Tuesday, November 3, 2009

Laura Bakes a Cake

With so many wonderful patisseries, bakeries, creperies, and omochiya-sans right in my neighborhood and indeed all over Tokyo, there isn't much incentive for me to bake at home. But once in a while, I get bored with the exotic, and just want some plain old no frills homemade cake. Then I whip out my rainbow-colored mixing bowls, buy some eggs, and get measuring. The recipe I used is Clotilde's for her grandmother's pear cake, which is very simple - just butter, flour, eggs, sugar, a little baking powder, and fruit. Since I had brought home a basket of the summer's last tiny, super-sweet plums a few days before, and they turned out to be so ripe as to need immediate attention, I decided to make it a gateau aux prunes. The first piece, still warm and topped with ice cream (not a very French touch, I'm afraid), was light, moist, and sticky, a lovely dessert.

Although the recipe called for only two eggs, I used four because the ones I had were so small. I bought them at my local produce stand, and they were labeled eggs from "meat birds" (nikku tori). I'm not sure what that means - after I got home with them I had a moment of panic when I thought it might indicate that they were fertile eggs with embryos inside. Luckily, that doesn't appear to have been the case. Maybe chickens bred for meat just lay small eggs, which then sell at bargain prices from produce stands, who knows? At any rate, like all Japanese eggs, they had beautifully orange (though undersized) yolks, and they seem to be fine for making cake. That's melted butter in the Pyrex pitcher on the left - French, salted butter. It's such fun having access to ingredients from all over the world.

The small, overripe plums that star in this cake are another item I'd never seen in any U.S. supermarket, and I'm not sure what their proper name is in English. They're called "prunes" in Japanese, but whether they're actually the variety of plum that gets dried to make prunes, I don't know. They're only a little bigger than a large grape, their pits are the size of a flat almond, and they're much sweeter than the slightly astringent ordinary plum.
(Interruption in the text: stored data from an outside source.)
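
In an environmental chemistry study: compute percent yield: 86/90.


% yield = actual/theoretical × 100
= 86/90 × 100
= 95.56%

95.56%


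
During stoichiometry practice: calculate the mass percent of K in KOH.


M(KOH) = 1×39.1 + 1×16.0 + 1×1.008 = 56.108 g/mol
Mass of K = 1 × 39.1 = 39.10 g/mol
% K = 39.10/56.108 × 100 = 69.69%

69.69%


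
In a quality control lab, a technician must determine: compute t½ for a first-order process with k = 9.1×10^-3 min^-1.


t½ = ln2/k = 0.693147/(9.1×10^-3 min^-1)
= 76.17 min

76.17 min


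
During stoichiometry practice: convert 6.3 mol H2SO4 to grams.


M(H2SO4) = 98.09 g/mol
mass = n × M = 6.3 × 98.09 = 617.97 g

617.97 g


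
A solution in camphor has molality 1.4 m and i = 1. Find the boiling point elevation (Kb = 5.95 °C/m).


ΔTb = Kb × m × i
= 5.95 × 1.4 × 1
= 8.33 °C

8.33 °C


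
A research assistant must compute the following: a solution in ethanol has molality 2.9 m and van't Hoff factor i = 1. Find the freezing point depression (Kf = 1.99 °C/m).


ΔTf = Kf × m × i
= 1.99 × 2.9 × 1
= 5.771 °C

5.771 °C


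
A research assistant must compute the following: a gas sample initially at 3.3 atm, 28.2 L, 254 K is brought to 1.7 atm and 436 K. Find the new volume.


P1V1/T1 = P2V2/T2
V2 = P1V1T2/(T1P2)
= 3.3×28.2×436/(254×1.7)
= 93.965 L

93.965 L


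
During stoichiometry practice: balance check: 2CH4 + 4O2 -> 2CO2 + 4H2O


Equation: 2CH4 + 4O2 -> 2CO2 + 4H2O
Check atoms: C: 2=2, H: 8=8, O: 8=8
Balanced

Yes, balanced


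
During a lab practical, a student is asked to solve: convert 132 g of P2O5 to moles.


M(P2O5) = 141.94 g/mol
n = mass/M = 132/141.94 = 0.93 mol

0.93 mol


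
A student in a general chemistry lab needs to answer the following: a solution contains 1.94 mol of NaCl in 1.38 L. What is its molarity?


M = n/V = 1.94/1.38 = 1.406 mol/L

1.406 M


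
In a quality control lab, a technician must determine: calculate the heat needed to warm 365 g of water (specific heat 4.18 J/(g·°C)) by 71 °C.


q = mcΔT = 365 × 4.18 × 71
= 108324.70 J

108324.70 J


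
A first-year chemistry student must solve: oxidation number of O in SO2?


O is usually -2
Oxidation number: -2

-2


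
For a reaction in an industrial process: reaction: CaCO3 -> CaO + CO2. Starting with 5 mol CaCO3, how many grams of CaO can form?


Mole ratio CaO:CaCO3 = 1:1
n(CaO) = 5 × 1/1 = 5.000 mol
mass = 5.000 × 56.08 = 280.4 g

280.4 g


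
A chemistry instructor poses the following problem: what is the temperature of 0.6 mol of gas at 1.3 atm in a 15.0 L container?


PV = nRT  (R = 0.08206 L·atm/(mol·K))
T = PV/(nR) = 1.3×15.0/(0.6×0.08206)
= 19.50/0.049236
= 396.05 K

396.05 K


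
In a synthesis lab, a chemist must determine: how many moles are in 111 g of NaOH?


M(NaOH) = 40.0 g/mol
n = mass/M = 111/40.0 = 2.775 mol

2.775 mol


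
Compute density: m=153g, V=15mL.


ρ = mass/volume
= 153/15
= 10.2 g/mL

10.2 g/mL


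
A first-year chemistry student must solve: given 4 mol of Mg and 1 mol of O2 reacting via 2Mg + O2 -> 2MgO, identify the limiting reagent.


Mole ratio available / coefficient:
  Mg: 4/2 = 2.000
  O2: 1/1 = 1.000
Smaller ratio is limiting.

O2


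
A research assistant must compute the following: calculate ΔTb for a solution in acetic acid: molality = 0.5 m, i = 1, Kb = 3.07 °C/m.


ΔTb = Kb × m × i
= 3.07 × 0.5 × 1
= 1.535 °C

1.535 °C


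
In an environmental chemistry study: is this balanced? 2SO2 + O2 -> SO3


Equation: 2SO2 + O2 -> SO3
Check atoms: O: 6≠3, S: 2≠1
Not balanced

No, not balanced


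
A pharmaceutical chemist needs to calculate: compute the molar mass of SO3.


M(SO3) = 1×32.07 + 3×16.0
= 32.07 + 48.0
= 80.07 g/mol

80.07 g/mol


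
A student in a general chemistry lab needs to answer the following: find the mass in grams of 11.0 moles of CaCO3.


M(CaCO3) = 100.09 g/mol
mass = n × M = 11.0 × 100.09 = 1100.99 g

1100.99 g


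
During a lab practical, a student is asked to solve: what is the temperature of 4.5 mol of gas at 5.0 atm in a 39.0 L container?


PV = nRT  (R = 0.08206 L·atm/(mol·K))
T = PV/(nR) = 5.0×39.0/(4.5×0.08206)
= 195.00/0.369270
= 528.07 K

528.07 K


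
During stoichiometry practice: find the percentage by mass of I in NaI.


M(NaI) = 1×22.99 + 1×126.9 = 149.89 g/mol
Mass of I = 1 × 126.9 = 126.90 g/mol
% I = 126.90/149.89 × 100 = 84.66%

84.66%


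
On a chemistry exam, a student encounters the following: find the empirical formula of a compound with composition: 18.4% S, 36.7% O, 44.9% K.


Assume 100 g sample. Moles of each element:
  S: 18.4/32.07 = 0.574 mol
  O: 36.7/16.0 = 2.294 mol
  K: 44.9/39.1 = 1.148 mol
Divide by smallest (0.574):
  S: 0.574/0.574 = 1.0
  O: 2.294/0.574 = 4.0
  K: 1.148/0.574 = 2.0
Empirical formula: K2SO4

K2SO4


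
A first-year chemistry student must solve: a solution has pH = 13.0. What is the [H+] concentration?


[H+] = 10^(-pH) = 10^(-13.0)
= 1.0×10^-13 M

1.0×10^-13 M


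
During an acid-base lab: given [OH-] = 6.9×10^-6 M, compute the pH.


pOH = -log10([OH-]) = -log10(6.9×10^-6)
= 6 - log10(6.9) = 5.16
pH = 14 - pOH = 14 - 5.16 = 8.84

8.84


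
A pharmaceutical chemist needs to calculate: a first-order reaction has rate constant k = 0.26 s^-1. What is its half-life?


t½ = ln2/k = 0.693147/(0.26 s^-1)
= 2.666 s

2.666 s


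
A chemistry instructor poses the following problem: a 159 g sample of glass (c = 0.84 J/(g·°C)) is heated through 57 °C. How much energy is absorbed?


q = mcΔT = 159 × 0.84 × 57
= 7612.92 J

7612.92 J


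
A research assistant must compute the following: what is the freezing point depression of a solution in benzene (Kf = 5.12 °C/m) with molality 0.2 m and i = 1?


ΔTf = Kf × m × i
= 5.12 × 0.2 × 1
= 1.024 °C

1.024 °C


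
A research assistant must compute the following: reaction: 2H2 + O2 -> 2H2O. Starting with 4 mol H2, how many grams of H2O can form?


Mole ratio H2O:H2 = 2:2
n(H2O) = 4 × 2/2 = 4.000 mol
mass = 4.000 × 18.02 = 72.08 g

72.08 g


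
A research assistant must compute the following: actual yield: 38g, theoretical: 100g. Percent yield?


% yield = actual/theoretical × 100
= 38/100 × 100
= 38.0%

38.0%


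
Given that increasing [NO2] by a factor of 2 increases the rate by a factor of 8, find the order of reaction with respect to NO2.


rate ∝ [NO2]^n
2^n = 8 → n = 3
Order in NO2: 3

3


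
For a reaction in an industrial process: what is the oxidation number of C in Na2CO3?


2(+1) + x + 3(-2) = 0, so x = +4
Oxidation number: +4

+4


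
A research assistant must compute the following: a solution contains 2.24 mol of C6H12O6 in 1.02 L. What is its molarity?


M = n/V = 2.24/1.02 = 2.196 mol/L

2.196 M


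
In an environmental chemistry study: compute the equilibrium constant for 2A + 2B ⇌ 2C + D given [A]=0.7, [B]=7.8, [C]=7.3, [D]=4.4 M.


Kc = [C]^2[D]/([A]^2[B]^2)
= (7.3^2 × 4.4^1)/(0.7^2 × 7.8^2)
= 234.476/29.8116
= 7.865

7.865


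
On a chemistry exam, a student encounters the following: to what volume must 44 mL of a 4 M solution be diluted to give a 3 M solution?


C1V1 = C2V2
4 × 44 = 3 × V2
V2 = 176/3 = 58.67 mL

58.67 mL


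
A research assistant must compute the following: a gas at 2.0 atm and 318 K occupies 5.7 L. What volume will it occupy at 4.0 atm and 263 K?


P1V1/T1 = P2V2/T2
V2 = P1V1T2/(T1P2)
= 2.0×5.7×263/(318×4.0)
= 2.357 L

2.357 L


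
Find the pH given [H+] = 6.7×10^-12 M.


pH = -log10([H+]) = -log10(6.7×10^-12)
= 12 - log10(6.7)
= 12 - 0.83
= 11.17

11.17


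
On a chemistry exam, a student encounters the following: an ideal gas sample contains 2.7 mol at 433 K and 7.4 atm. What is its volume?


PV = nRT  (R = 0.08206 L·atm/(mol·K))
V = nRT/P = 2.7×0.08206×433/7.4
= 12.964 L

12.964 L


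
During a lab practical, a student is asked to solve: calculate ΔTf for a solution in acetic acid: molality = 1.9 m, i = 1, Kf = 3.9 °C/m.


ΔTf = Kf × m × i
= 3.9 × 1.9 × 1
= 7.41 °C

7.41 °C


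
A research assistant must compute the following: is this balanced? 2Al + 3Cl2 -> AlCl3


Equation: 2Al + 3Cl2 -> AlCl3
Check atoms: Al: 2≠1, Cl: 6≠3
Not balanced

No, not balanced


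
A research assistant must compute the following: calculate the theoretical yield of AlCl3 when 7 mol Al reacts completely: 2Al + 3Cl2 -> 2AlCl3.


Mole ratio AlCl3:Al = 2:2
n(AlCl3) = 7 × 2/2 = 7.000 mol
mass = 7.000 × 133.33 = 933.31 g

933.31 g


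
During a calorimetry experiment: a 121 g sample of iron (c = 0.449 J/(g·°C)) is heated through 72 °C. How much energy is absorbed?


q = mcΔT = 121 × 0.449 × 72
= 3911.69 J

3911.69 J


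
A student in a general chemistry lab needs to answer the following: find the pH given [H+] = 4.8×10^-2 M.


pH = -log10([H+]) = -log10(4.8×10^-2)
= 2 - log10(4.8)
= 2 - 0.68
= 1.32

1.32


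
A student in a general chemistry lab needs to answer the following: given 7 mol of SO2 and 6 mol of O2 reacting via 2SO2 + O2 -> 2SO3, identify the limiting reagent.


Mole ratio available / coefficient:
  SO2: 7/2 = 3.500
  O2: 6/1 = 6.000
Smaller ratio is limiting.

SO2


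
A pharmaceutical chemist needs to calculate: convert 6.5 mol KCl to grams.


M(KCl) = 74.55 g/mol
mass = n × M = 6.5 × 74.55 = 484.58 g

484.58 g


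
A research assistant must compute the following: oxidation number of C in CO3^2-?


x + 3(-2) = -2, so x = +4
Oxidation number: +4

+4


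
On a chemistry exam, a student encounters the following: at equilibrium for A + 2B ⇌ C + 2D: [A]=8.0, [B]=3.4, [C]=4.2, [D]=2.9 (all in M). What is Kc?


Kc = [C][D]^2/([A][B]^2)
= (4.2^1 × 2.9^2)/(8.0^1 × 3.4^2)
= 35.322/92.48
= 0.3819

0.3819


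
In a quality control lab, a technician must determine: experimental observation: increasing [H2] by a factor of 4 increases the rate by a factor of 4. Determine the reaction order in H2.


rate ∝ [H2]^n
4^n = 4 → n = 1
Order in H2: 1

1


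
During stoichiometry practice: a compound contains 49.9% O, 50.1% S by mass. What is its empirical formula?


Assume 100 g sample. Moles of each element:
  O: 49.9/16.0 = 3.119 mol
  S: 50.1/32.07 = 1.562 mol
Divide by smallest (1.562):
  O: 3.119/1.562 = 2.0
  S: 1.562/1.562 = 1.0
Empirical formula: SO2

SO2


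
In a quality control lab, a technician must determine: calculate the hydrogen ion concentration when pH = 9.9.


[H+] = 10^(-pH) = 10^(-9.9)
= 1.26×10^-10 M

1.26×10^-10 M


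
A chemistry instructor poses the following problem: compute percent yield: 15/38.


% yield = actual/theoretical × 100
= 15/38 × 100
= 39.47%

39.47%


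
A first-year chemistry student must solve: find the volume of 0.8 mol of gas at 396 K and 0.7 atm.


PV = nRT  (R = 0.08206 L·atm/(mol·K))
V = nRT/P = 0.8×0.08206×396/0.7
= 37.138 L

37.138 L


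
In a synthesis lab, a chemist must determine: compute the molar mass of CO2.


M(CO2) = 1×12.01 + 2×16.0
= 12.01 + 32.0
= 44.01 g/mol

44.01 g/mol


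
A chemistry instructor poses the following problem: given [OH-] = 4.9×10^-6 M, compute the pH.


pOH = -log10([OH-]) = -log10(4.9×10^-6)
= 6 - log10(4.9) = 5.31
pH = 14 - pOH = 14 - 5.31 = 8.69

8.69


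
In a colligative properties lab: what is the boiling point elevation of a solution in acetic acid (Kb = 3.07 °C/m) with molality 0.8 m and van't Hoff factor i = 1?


ΔTb = Kb × m × i
= 3.07 × 0.8 × 1
= 2.456 °C

2.456 °C


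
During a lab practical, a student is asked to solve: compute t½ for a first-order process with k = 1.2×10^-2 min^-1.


t½ = ln2/k = 0.693147/(1.2×10^-2 min^-1)
= 57.76 min

57.76 min


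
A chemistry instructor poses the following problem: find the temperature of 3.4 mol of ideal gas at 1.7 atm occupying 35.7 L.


PV = nRT  (R = 0.08206 L·atm/(mol·K))
T = PV/(nR) = 1.7×35.7/(3.4×0.08206)
= 60.69/0.279004
= 217.52 K

217.52 K


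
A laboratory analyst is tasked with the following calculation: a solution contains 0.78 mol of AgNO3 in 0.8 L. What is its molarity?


M = n/V = 0.78/0.8 = 0.975 mol/L

0.975 M


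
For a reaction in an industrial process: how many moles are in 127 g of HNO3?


M(HNO3) = 63.02 g/mol
n = mass/M = 127/63.02 = 2.0152 mol

2.0152 mol


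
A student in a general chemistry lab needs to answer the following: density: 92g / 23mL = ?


ρ = mass/volume
= 92/23
= 4.0 g/mL

4.0 g/mL


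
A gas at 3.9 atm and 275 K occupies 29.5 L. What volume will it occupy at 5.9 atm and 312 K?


P1V1/T1 = P2V2/T2
V2 = P1V1T2/(T1P2)
= 3.9×29.5×312/(275×5.9)
= 22.124 L

22.124 L


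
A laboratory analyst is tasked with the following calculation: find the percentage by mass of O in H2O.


M(H2O) = 2×1.008 + 1×16.0 = 18.016 g/mol
Mass of O = 1 × 16.0 = 16.00 g/mol
% O = 16.00/18.016 × 100 = 88.81%

88.81%


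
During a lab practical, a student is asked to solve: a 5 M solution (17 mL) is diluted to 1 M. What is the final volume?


C1V1 = C2V2
5 × 17 = 1 × V2
V2 = 85/1 = 85.0 mL

85.0 mL


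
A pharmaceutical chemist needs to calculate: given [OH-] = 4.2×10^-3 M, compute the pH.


pOH = -log10([OH-]) = -log10(4.2×10^-3)
= 3 - log10(4.2) = 2.38
pH = 14 - pOH = 14 - 2.38 = 11.62

11.62


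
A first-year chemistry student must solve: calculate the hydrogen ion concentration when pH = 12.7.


[H+] = 10^(-pH) = 10^(-12.7)
= 2.0×10^-13 M

2.0×10^-13 M


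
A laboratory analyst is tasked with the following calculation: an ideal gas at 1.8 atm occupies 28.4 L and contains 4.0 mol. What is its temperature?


PV = nRT  (R = 0.08206 L·atm/(mol·K))
T = PV/(nR) = 1.8×28.4/(4.0×0.08206)
= 51.12/0.328240
= 155.74 K

155.74 K


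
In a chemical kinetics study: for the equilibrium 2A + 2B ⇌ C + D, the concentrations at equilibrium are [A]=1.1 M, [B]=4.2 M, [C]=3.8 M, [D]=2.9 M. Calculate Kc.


Kc = [C][D]/([A]^2[B]^2)
= (3.8^1 × 2.9^1)/(1.1^2 × 4.2^2)
= 11.02/21.3444
= 0.5163

0.5163


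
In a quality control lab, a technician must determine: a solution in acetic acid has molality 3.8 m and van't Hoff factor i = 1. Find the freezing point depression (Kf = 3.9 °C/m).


ΔTf = Kf × m × i
= 3.9 × 3.8 × 1
= 14.82 °C

14.82 °C


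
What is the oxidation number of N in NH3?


x + 3(+1) = 0, so x = -3
Oxidation number: -3

-3


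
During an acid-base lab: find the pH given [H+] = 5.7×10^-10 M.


pH = -log10([H+]) = -log10(5.7×10^-10)
= 10 - log10(5.7)
= 10 - 0.76
= 9.24

9.24


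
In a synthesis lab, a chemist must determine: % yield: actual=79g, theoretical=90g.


% yield = actual/theoretical × 100
= 79/90 × 100
= 87.78%

87.78%


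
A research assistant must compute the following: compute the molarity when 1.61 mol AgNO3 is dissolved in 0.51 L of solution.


M = n/V = 1.61/0.51 = 3.157 mol/L

3.157 M


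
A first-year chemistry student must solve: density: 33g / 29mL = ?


ρ = mass/volume
= 33/29
= 1.138 g/mL

1.138 g/mL


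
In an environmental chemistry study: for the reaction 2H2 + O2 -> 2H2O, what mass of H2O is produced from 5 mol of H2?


Mole ratio H2O:H2 = 2:2
n(H2O) = 5 × 2/2 = 5.000 mol
mass = 5.000 × 18.02 = 90.1 g

90.1 g


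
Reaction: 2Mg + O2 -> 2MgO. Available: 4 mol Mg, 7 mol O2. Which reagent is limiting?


Mole ratio available / coefficient:
  Mg: 4/2 = 2.000
  O2: 7/1 = 7.000
Smaller ratio is limiting.

Mg


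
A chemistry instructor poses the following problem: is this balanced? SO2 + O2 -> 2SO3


Equation: SO2 + O2 -> 2SO3
Check atoms: O: 4≠6, S: 1≠2
Not balanced

No, not balanced


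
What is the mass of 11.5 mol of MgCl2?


M(MgCl2) = 95.21 g/mol
mass = n × M = 11.5 × 95.21 = 1094.92 g

1094.92 g


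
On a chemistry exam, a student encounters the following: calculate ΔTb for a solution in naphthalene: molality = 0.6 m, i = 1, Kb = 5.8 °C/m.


ΔTb = Kb × m × i
= 5.8 × 0.6 × 1
= 3.48 °C

3.48 °C


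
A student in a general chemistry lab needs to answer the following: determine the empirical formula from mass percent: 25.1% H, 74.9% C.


Assume 100 g sample. Moles of each element:
  H: 25.1/1.008 = 24.901 mol
  C: 74.9/12.01 = 6.236 mol
Divide by smallest (6.236):
  H: 24.901/6.236 = 3.99
  C: 6.236/6.236 = 1.0
Empirical formula: CH4

CH4


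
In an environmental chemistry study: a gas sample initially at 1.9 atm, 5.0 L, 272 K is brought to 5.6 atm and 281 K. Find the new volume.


P1V1/T1 = P2V2/T2
V2 = P1V1T2/(T1P2)
= 1.9×5.0×281/(272×5.6)
= 1.753 L

1.753 L


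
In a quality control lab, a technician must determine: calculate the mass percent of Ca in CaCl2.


M(CaCl2) = 1×40.08 + 2×35.45 = 110.98 g/mol
Mass of Ca = 1 × 40.08 = 40.08 g/mol
% Ca = 40.08/110.98 × 100 = 36.11%

36.11%


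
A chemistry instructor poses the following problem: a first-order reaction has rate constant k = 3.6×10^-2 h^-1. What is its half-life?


t½ = ln2/k = 0.693147/(3.6×10^-2 h^-1)
= 19.25 h

19.25 h


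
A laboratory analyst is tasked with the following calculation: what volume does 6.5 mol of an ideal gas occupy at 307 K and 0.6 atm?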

For the cake, I split them all in half, laid them cut-side down in my buttered 8-inch square baking pan (a change from the recipe, which calls for an 8-inch round cake pan), and poured the batter on top. The cake is meant to be inverted in the style of tarte tatin or any other upside-down cake. I didn't have the nerve to try it, and since it's just me here, there was no need to impress anyone with a stunning (or more likely, patched-back-together) presentation. Turning it over one piece at a time, as I eat it, is good enough for me.